The authors of [13] proposed a DVFS algorithm based on task graph unrolling. They formulated the DVFS problem as an ILP problem, and then solved the ILP to obtain the optimal scheme to stretch task’s execution time, lower operating frequencies of processors and achieve energy dissipation reduction. However, the ILP based approach suffers from high computational complexity. Furthermore, the power profile of a processor is not considered in their formulation. The authors of [14] used nonlinear programming and mixed integer linear programming to minimize energy consumption. They only focused on voltage selection problem and the approach is very complicated. In paper [15], the authors used a hardware-controlled energy management approach, DVFS, with an earliest deadline first method to reduce energy consumption. However, their approach can be systematically improved.

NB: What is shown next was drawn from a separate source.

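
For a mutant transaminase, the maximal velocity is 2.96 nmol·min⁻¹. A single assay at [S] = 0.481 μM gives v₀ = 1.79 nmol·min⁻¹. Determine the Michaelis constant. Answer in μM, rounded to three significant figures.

v/Vmax = 1.79/2.96 = 0.6047 = [S]/(Km+[S]).
So Km + [S] = [S]/0.6047 = 0.7954 μM, giving Km = 0.7954 − 0.481 = 0.314 μM.

0.314 μM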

DVFS has proved to be a powerful approach to reduce the energy consumption [16], [17], [18], [3]. Effective exploitation of task slacks is the key to the power reduction of a system. Unrolling task graphs clusters task slacks together, which provides a good opportunity for exploiting DVFS to reduce the energy consumption. In this paper, we propose a three-phase discrete DVFS algorithm that considers power profiles of PEs and uses unrolled task graph for task scheduling. We first present a new discrete DVFS algorithm that takes into account power profiles of PEs. Furthermore, we propose a three-phase DVFS algorithm that achieves better energy saving by clustering task slacks via task graph unrolling. In the first phase, we propose to use a task-scheduling heuristic to assign tasks to PEs. In the second phase, the proposed discrete DVFS algorithm is applied to the given task graph for only one period [19]. In the last phase, the task graphs resulted from the first two phases are unrolled and are chained together to obtain a new task graph. In the new task graph, new task slacks are generated so that the discrete DVFS algorithm could be applied again to further reduce the energy consumption.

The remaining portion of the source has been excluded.